The Microsoft Office 2003 French spell-checker vs. the OpenOffice speller

 

A few weeks ago, Professor Jean Véronis, from the French University of Aix-en-Provence, carried out a comparison of the new Microsoft Office French spell-checker and the French speller included in the Google Toolbar (see here for a summary in English). Last week, he carried out a similar experiment to compare our new MS French speller and grammar checker and the OpenOffice speller. Of course, his experiment is based upon a very small corpus of data (one newspaper article into which he automatically injected spelling mistakes). It would certainly also be nice to see how the two systems behave when dealing with highly edited texts and, of course, counting the number of good and false flags only reveals part of the truth, since OpenOffice does not offer any grammar checking function, for instance, while MS Office does (in doing so, the latter catches more errors, but also, once in a while, erroneously flags a correct construction). There are other differences which the small text used in Prof Véronis’ experiment does not bring to light (he mentions the French spelling reform, which the OO speller does not take into account - the treatment of feminine job titles should also be added to this, since they are two crucial features of the new Microsoft speller). Anyway, it's nice to read that he considers we have a strong conceptual lead (especially in the field of grammar checking, where he points out we have improved things noticeably) and that the global metrics show the MS speller is better than the OpenOffice one. Prof. Véronis’ blog being in French, I thought it would be nice to offer an English version for the benefit of all those who are interested in proofing tools but cannot read the original version of the blog.

Thierry Fontenelle [MSFT]
Microsoft Speech & Natural Language

Prof. Jean Véronis’ original blog in French can be found here.

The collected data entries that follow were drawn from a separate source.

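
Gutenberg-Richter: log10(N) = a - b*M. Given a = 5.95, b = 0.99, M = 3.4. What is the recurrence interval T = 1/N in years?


log10(N) = 5.95 - 0.99*3.4 = 2.584
N = 10^2.584 = 383.707245
T = 1/N = 1/383.707245 = 0.0026 years

0.0026


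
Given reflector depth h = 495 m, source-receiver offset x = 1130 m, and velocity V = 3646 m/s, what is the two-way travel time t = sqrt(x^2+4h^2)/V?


x^2 + 4h^2 = 1130^2 + 4*495^2 = 1276900 + 980100 = 2257000
sqrt(2257000) = 1502.3315
t = 1502.3315 / 3646 = 0.412 s

0.412


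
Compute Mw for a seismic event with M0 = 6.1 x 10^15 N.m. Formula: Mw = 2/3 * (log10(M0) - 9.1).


log10(M0) = log10(6.1 x 10^15) = 15.7853
Mw = 2/3 * (15.7853 - 9.1)
= 2/3 * 6.6853
= 4.46

4.46


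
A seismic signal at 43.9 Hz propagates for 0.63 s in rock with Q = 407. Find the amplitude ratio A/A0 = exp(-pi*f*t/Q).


pi*f*t/Q = pi*43.9*0.63/407 = 0.213482
A/A0 = exp(-0.213482) = 0.807767

0.807767


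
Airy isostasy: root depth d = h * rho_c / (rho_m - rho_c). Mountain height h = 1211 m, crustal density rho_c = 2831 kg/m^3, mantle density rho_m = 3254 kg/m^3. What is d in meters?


rho_m - rho_c = 3254 - 2831 = 423
d = 1211 * 2831 / 423
= 3428341 / 423
= 8104.83 m

8104.83


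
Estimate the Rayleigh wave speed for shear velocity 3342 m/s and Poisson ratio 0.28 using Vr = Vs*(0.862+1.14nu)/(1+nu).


Numerator factor = 0.862 + 1.14*0.28 = 1.1812
Denominator = 1 + 0.28 = 1.28
Vr = 3342 * 1.1812 / 1.28 = 3084.04 m/s

3084.04


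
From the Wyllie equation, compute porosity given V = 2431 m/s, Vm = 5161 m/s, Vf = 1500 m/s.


1/V - 1/Vm = 1/2431 - 1/5161 = 0.00021759
1/Vf - 1/Vm = 1/1500 - 1/5161 = 0.00047291
phi = 0.00021759 / 0.00047291 = 0.4601

0.4601


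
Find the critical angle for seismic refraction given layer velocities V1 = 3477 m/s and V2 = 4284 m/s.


V1/V2 = 3477/4284 = 0.811625
theta_c = arcsin(0.811625) = 54.255 degrees

54.255


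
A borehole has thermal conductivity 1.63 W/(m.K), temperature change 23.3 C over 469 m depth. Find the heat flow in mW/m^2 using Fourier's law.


q = k * dT / dz * 1000
= 1.63 * 23.3 / 469 * 1000
= 0.080979 * 1000
= 80.9787 mW/m^2

80.9787


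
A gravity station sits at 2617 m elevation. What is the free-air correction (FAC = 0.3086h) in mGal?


FAC = 0.3086 * h
= 0.3086 * 2617
= 807.6062 mGal

807.6062


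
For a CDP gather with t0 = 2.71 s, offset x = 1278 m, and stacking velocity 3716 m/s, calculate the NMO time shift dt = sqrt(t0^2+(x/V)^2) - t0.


x/Vnmo = 1278/3716 = 0.343918
(x/Vnmo)^2 = 0.11828
t0^2 = 7.3441
sqrt(7.3441 + 0.11828) = 2.731736
dt = 2.731736 - 2.71 = 0.021736

0.021736


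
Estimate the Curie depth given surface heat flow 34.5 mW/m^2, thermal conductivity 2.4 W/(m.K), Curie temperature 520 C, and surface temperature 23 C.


T_Curie - T_surf = 520 - 23 = 497 C
Convert q to W/m^2: 34.5 mW/m^2 = 0.0345 W/m^2
d = 497 * 2.4 / 0.0345 = 34573.91 m

34573.91


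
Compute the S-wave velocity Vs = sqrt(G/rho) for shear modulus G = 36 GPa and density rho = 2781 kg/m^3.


Convert G to Pa: G = 36e9 Pa
Compute G/rho = 36e9 / 2781 = 12944983.8188
Vs = sqrt(12944983.8188) = 3597.91 m/s

3597.91


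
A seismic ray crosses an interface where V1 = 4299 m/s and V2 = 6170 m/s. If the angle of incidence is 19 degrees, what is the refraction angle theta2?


sin(theta1) = sin(19 deg) = 0.325568
sin(theta2) = V2/V1 * sin(theta1) = 6170/4299 * 0.325568 = 0.467261
theta2 = arcsin(0.467261) = 27.8567 degrees

27.8567


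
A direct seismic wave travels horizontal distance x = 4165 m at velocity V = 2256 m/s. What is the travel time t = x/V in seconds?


t = x / V
= 4165 / 2256
= 1.8462 s

1.8462


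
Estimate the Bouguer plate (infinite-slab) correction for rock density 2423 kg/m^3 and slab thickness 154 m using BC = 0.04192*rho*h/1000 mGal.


BC = 0.04192 * rho * h / 1000
= 0.04192 * 2423 * 154 / 1000
= 15.6421 mGal

15.6421


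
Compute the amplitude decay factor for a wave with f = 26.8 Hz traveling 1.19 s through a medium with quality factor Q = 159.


pi*f*t/Q = pi*26.8*1.19/159 = 0.630136
A/A0 = exp(-0.630136) = 0.532519

0.532519


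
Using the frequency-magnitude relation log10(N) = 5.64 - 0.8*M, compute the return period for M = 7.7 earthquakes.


log10(N) = 5.64 - 0.8*7.7 = -0.52
N = 10^-0.52 = 0.301995
T = 1/N = 1/0.301995 = 3.3113 years

3.3113


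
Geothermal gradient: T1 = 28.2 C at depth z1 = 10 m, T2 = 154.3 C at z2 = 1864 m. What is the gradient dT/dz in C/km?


dT = 154.3 - 28.2 = 126.1 C
dz = 1864 - 10 = 1854 m
gradient = dT/dz * 1000 = 126.1/1854 * 1000 = 68.0151 C/km

68.0151


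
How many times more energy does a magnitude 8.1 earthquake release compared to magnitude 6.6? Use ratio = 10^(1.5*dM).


M2 - M1 = 8.1 - 6.6 = 1.5
1.5 * 1.5 = 2.25
ratio = 10^2.25 = 177.83

177.83


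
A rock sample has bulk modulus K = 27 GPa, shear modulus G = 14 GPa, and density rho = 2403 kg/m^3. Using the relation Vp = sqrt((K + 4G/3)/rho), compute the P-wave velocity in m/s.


First compute the effective modulus:
K + 4G/3 = 27e9 + 4*14e9/3 = 45666666666.67 Pa
Then divide by density:
45666666666.67 / 2403 = 19004022.7493 Pa/(kg/m^3)
Take the square root:
Vp = sqrt(19004022.7493) = 4359.36 m/s

4359.36


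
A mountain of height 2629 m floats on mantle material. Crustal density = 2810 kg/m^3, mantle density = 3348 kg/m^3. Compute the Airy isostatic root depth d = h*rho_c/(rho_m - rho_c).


rho_m - rho_c = 3348 - 2810 = 538
d = 2629 * 2810 / 538
= 7387490 / 538
= 13731.39 m

13731.39


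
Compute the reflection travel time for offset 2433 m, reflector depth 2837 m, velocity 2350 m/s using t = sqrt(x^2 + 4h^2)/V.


x^2 + 4h^2 = 2433^2 + 4*2837^2 = 5919489 + 32194276 = 38113765
sqrt(38113765) = 6173.6347
t = 6173.6347 / 2350 = 2.6271 s

2.6271


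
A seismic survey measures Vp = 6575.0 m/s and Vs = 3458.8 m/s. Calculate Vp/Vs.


Vp/Vs = 6575.0 / 3458.8
= 1.9009

1.9009


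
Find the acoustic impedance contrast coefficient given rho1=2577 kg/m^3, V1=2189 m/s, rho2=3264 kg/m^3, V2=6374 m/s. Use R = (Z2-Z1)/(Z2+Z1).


Z1 = 2577 * 2189 = 5641053
Z2 = 3264 * 6374 = 20804736
R = (20804736 - 5641053) / (20804736 + 5641053) = 15163683 / 26445789 = 0.5734

0.5734


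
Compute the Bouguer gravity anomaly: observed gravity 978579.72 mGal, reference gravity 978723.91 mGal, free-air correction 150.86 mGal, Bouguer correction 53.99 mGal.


BA = g_obs - g_ref + FAC - BC
= 978579.72 - 978723.91 + 150.86 - 53.99
= -47.32 mGal

-47.32


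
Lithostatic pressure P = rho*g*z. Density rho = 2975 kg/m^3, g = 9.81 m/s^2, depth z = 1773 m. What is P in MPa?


P = rho * g * z / 1e6
= 2975 * 9.81 * 1773 / 1e6
= 51744561.75 / 1e6
= 51.7446 MPa

51.7446


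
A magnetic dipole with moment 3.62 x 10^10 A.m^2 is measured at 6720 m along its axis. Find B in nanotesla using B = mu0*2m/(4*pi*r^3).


m = 3.62 x 10^10 = 36200000000 A.m^2
2m = 72400000000 A.m^2
r^3 = 6720^3 = 303464448000
B = (4pi*10^-7) * 72400000000 / (4*pi * 303464448000) * 1e9
= 90980.523248 / 3813446721849.93 * 1e9
= 23.8578 nT

23.8578


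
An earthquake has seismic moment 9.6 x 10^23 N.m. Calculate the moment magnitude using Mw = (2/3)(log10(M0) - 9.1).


log10(M0) = log10(9.6 x 10^23) = 23.9823
Mw = 2/3 * (23.9823 - 9.1)
= 2/3 * 14.8823
= 9.92

9.92


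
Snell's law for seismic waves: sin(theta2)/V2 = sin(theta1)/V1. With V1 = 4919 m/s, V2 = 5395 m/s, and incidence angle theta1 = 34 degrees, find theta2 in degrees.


sin(theta1) = sin(34 deg) = 0.559193
sin(theta2) = V2/V1 * sin(theta1) = 5395/4919 * 0.559193 = 0.613305
theta2 = arcsin(0.613305) = 37.8288 degrees

37.8288


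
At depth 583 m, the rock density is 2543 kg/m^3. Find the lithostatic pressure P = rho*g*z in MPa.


P = rho * g * z / 1e6
= 2543 * 9.81 * 583 / 1e6
= 14544001.89 / 1e6
= 14.544 MPa

14.544


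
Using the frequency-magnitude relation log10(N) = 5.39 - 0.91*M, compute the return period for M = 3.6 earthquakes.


log10(N) = 5.39 - 0.91*3.6 = 2.114
N = 10^2.114 = 130.016958
T = 1/N = 1/130.016958 = 0.0077 years

0.0077


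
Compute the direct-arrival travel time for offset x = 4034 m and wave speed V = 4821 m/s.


t = x / V
= 4034 / 4821
= 0.8368 s

0.8368


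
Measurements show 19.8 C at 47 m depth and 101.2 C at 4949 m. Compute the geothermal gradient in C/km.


dT = 101.2 - 19.8 = 81.4 C
dz = 4949 - 47 = 4902 m
gradient = dT/dz * 1000 = 81.4/4902 * 1000 = 16.6055 C/km

16.6055


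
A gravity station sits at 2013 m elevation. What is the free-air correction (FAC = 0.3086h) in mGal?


FAC = 0.3086 * h
= 0.3086 * 2013
= 621.2118 mGal

621.2118


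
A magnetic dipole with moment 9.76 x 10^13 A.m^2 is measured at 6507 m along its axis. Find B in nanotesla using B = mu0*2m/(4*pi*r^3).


m = 9.76 x 10^13 = 97600000000000 A.m^2
2m = 195200000000000 A.m^2
r^3 = 6507^3 = 275513205843
B = (4pi*10^-7) * 195200000000000 / (4*pi * 275513205843) * 1e9
= 245295554.392291 / 3462201053773.37 * 1e9
= 70849.5984 nT

70849.5984


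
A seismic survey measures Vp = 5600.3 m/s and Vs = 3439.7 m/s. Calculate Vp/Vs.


Vp/Vs = 5600.3 / 3439.7
= 1.6281

1.6281


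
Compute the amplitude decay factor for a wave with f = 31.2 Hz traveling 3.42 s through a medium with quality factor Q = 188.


pi*f*t/Q = pi*31.2*3.42/188 = 1.783088
A/A0 = exp(-1.783088) = 0.168118

0.168118


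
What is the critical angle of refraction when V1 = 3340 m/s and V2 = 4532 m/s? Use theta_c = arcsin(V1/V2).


V1/V2 = 3340/4532 = 0.736981
theta_c = arcsin(0.736981) = 47.4749 degrees

47.4749


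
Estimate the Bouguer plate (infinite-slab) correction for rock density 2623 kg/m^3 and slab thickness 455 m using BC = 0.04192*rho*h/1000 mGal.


BC = 0.04192 * rho * h / 1000
= 0.04192 * 2623 * 455 / 1000
= 50.0301 mGal

50.0301


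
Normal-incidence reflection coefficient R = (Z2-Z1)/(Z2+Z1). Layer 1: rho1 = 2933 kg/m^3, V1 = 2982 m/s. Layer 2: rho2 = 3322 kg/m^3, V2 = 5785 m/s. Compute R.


Z1 = 2933 * 2982 = 8746206
Z2 = 3322 * 5785 = 19217770
R = (19217770 - 8746206) / (19217770 + 8746206) = 10471564 / 27963976 = 0.3745

0.3745


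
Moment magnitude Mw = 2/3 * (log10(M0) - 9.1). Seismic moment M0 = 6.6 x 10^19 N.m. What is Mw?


log10(M0) = log10(6.6 x 10^19) = 19.8195
Mw = 2/3 * (19.8195 - 9.1)
= 2/3 * 10.7195
= 7.15

7.15


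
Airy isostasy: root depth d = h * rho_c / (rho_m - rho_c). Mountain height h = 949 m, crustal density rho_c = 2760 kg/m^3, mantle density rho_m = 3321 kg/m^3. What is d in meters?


rho_m - rho_c = 3321 - 2760 = 561
d = 949 * 2760 / 561
= 2619240 / 561
= 4668.88 m

4668.88


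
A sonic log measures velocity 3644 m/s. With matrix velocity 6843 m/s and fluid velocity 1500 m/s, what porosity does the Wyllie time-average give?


1/V - 1/Vm = 1/3644 - 1/6843 = 0.00012829
1/Vf - 1/Vm = 1/1500 - 1/6843 = 0.00052053
phi = 0.00012829 / 0.00052053 = 0.2465

0.2465


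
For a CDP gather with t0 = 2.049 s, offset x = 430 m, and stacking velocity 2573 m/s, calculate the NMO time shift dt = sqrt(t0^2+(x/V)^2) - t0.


x/Vnmo = 430/2573 = 0.16712
(x/Vnmo)^2 = 0.027929
t0^2 = 4.198401
sqrt(4.198401 + 0.027929) = 2.055804
dt = 2.055804 - 2.049 = 0.006804

0.006804


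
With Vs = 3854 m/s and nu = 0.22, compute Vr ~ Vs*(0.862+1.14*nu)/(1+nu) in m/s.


Numerator factor = 0.862 + 1.14*0.22 = 1.1128
Denominator = 1 + 0.22 = 1.22
Vr = 3854 * 1.1128 / 1.22 = 3515.35 m/s

3515.35


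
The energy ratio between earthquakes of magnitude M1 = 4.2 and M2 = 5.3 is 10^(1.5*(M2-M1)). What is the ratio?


M2 - M1 = 5.3 - 4.2 = 1.1
1.5 * 1.1 = 1.65
ratio = 10^1.65 = 44.67

44.67


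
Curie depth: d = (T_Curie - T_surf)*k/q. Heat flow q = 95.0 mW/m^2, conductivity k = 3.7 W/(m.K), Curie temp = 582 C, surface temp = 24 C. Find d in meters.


T_Curie - T_surf = 582 - 24 = 558 C
Convert q to W/m^2: 95.0 mW/m^2 = 0.095 W/m^2
d = 558 * 3.7 / 0.095 = 21732.63 m

21732.63


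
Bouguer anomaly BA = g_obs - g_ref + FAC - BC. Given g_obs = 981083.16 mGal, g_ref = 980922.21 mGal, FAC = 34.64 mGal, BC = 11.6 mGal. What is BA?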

Ortograf: OpenOffice vs Microsoft

(Prof Jean Véronis, Aix-en-Provence)

The recent launch of the French version of OpenOffice a few days ago incited me to expand my comparison of spell-checkers. In a previous study [here], I had compared the Microsoft Word speller with the spell-checking function in the Google Toolbar. The advantage was clearly in favor of MS Word (with the patch – new version - which it is important to download), this advantage being mainly due to a good treatment of proper names and, to a lesser extent, to its grammar checking functionalities (in particular for agreement problems). We are going to see that, with OpenOffice, the match is tighter.

I kept the same text for the evaluation (an article from the newspaper Le Monde which I submitted to my "spell-wrecker" : here). Here are the results : (the noise refers to false flags and silence refers to missed flags, i.e. mistakes that have not been spotted):

%

Noise

Silence

MSWord (with Patch)

1,7

21,3

OpenOffice

0,0

25,3

Google

1,7

24,0

Without proper names or foreign words

%

Noise

Silence

MSWord (with Patch)

9,3

20,0

OpenOffice

6,0

27,6

Google

34,7

22,4

With proper names and foreign words

If we don’t take into account proper names and foreign words used in the text, OpenOffice has slightly fewer false flags than MSWord, but fails to spot more mistakes. The tendency is the same if one takes into account proper names and English words: a little less noise and more silence. It is important to use the correct settings to make sure that OpenOffice uses the option "detect all languages": language detection seems to work fine, at least on my example. The sentence "Do you like roast-beef?", cited in English in the text, is identified as an English sentence by OpenOffice, while it is not in MSWord. (One has to add that language detection on so small fragments is a very delicate process).

As we can see, the results are very close. On the whole, there is a slight advantage for MSWord when compared to OpenOffice (Google is far behind). I don’t want to be too technical here, but it can be measured more precisely if one penalizes noise and silence in the same way, using F-measure (which smoothes out precision and recall) : this F-measure is slightly higher in both cases for MSWord (87,4% vs. 85,4% in the first case; 85,0% vs. 81,8% in the second case).

The performance of the OpenOffice speller is not too bad if one takes into account its open nature and the more limited means they have for their development. Of course, more in-depth analyses should be carried out on a larger scale, with other types of texts and my experience has only an indicative value. However, I think that the developers of the French version of OpenOffice should be vigilant. Microsoft has obviously reopened the development of their French proofing tools, with a very competent team. On some fronts, its conceptual lead is very strong, even if these figures do not yet show it very much. Grammar checking is a case in point here, a field in which, as I pointed out the other day here, Microsoft is now noticeably improving things. Let us also point out that OpenOffice does not yet integrate the spelling reform which (since 1990...) has been recommended by the Conseil Supérieur de la Langue Française and the Académie Française, for words such as règlementaire, révolver, ambigüe, etc. (but it would be fairly easy to integrate it).